At The American Conservative, Pat Buchanan warns against backing the Saudis against the Iranians. Pat notes that the current heightened tensions are a result of pulling out of the Iran nuclear deal at the behest of America’s neocon faction. Neither the president nor most Americans want a war with Iran. Pat wonders how America can pull back now. He writes (abridged):
President Donald Trump does not want war with Iran.
America does not want war with Iran. Even the Senate Republicans are advising against military action in response to that attack on Saudi Arabia’s oil facilities.
“All of us (should) get together and exchange ideas, respectfully, and come to a consensus — and that should be bipartisan,” says Senate Foreign Relations Committee Chairman Jim Risch of Idaho.

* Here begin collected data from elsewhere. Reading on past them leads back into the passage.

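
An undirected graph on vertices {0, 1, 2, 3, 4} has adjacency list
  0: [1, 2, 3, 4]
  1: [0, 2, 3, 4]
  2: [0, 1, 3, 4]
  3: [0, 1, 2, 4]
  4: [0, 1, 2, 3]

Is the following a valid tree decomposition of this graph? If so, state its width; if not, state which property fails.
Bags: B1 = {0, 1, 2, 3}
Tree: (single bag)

No — vertex 4 appears in no bag.

A tree decomposition must satisfy three properties: every vertex lies in some bag; for every edge, both endpoints lie together in some bag; and for every vertex, the bags containing it form a connected subtree. Here vertex 4 appears in no bag, so the decomposition is invalid.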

When Lindsey Graham said the White House had shown “weakness” and urged retaliatory strikes for what Secretary of State Mike Pompeo calls Iran’s “act of war,” the president backhanded his golfing buddy:
“It’s very easy to attack, but if you ask Lindsey … ask him how did going into the Middle East … work out. And how did Iraq work out?”

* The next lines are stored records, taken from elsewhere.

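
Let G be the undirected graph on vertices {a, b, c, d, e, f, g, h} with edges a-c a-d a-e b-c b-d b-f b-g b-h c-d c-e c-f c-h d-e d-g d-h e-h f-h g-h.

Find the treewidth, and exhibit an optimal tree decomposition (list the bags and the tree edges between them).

Every bag has size at most 4, so the width is 4 − 1 = 3 and tw(G) ≤ 3. For the lower bound, the 4 vertices {b, d, g, h} are pairwise adjacent, and any tree decomposition puts a clique entirely inside one bag — forcing width ≥ 3. The upper and lower bounds meet at 3, so that is the treewidth.

Treewidth 3.
One such decomposition:
Bags: B1 = {c, d, e, h}  B2 = {b, c, d, h}  B3 = {a, c, d, e}  B4 = {b, c, f, h}  B5 = {b, d, g, h}
Tree: B1–B2, B1–B3, B2–B4, B2–B5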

Still, if neither America nor Iran wants war, what has brought us to the brink?
Answer: The policy imposed by Trump, Pompeo and John Bolton after our unilateral withdrawal from the Iran nuclear deal.

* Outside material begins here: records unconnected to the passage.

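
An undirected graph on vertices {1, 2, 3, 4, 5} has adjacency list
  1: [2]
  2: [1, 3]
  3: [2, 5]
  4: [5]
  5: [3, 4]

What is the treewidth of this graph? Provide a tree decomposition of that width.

Treewidth 1.
One optimal decomposition is:
Bags: B1 = {4, 5}  B2 = {3, 5}  B3 = {2, 3}  B4 = {1, 2}
Tree: B1–B2, B2–B3, B3–B4

Each bag holds 2 vertices, so the decomposition has width 1, which upper-bounds the treewidth. Any graph with an edge has treewidth ≥ 1, and G has the edge 4–5. Combining the bounds, tw(G) = 1.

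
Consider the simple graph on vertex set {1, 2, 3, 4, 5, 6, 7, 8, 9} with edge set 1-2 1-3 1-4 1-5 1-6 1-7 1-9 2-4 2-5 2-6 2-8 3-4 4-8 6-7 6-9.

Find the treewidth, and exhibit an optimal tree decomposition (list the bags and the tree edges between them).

Each bag holds 3 vertices, so the decomposition has width 2, which upper-bounds the treewidth. On the other hand G contains the 3-clique {2, 4, 8}. A clique must lie in a single bag of any decomposition, so no decomposition can have width below 2. Combining the bounds, tw(G) = 2.

Treewidth 2.
One optimal decomposition is:
Bags: B1 = {1, 2, 4}  B2 = {1, 2, 6}  B3 = {2, 4, 8}  B4 = {1, 6, 9}  B5 = {1, 2, 5}  B6 = {1, 6, 7}  B7 = {1, 3, 4}
Tree: B1–B2, B1–B3, B2–B4, B1–B5, B2–B6, B1–B7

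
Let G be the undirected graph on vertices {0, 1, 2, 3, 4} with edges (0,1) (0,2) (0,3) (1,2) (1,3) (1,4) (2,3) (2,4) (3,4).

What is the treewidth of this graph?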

Our course was fixed by the policy we chose to pursue.
With his U.S.-built and bought air force, the Crown Prince has made a hell on earth of Yemen to crush the Houthis rebels who hold the capital.
The question President Trump confronts today:
How does he get his country back off the limb he climbed out on while listening to the Republican neocons and hawks he defeated in 2016, but who have had an inordinate influence over his foreign policy?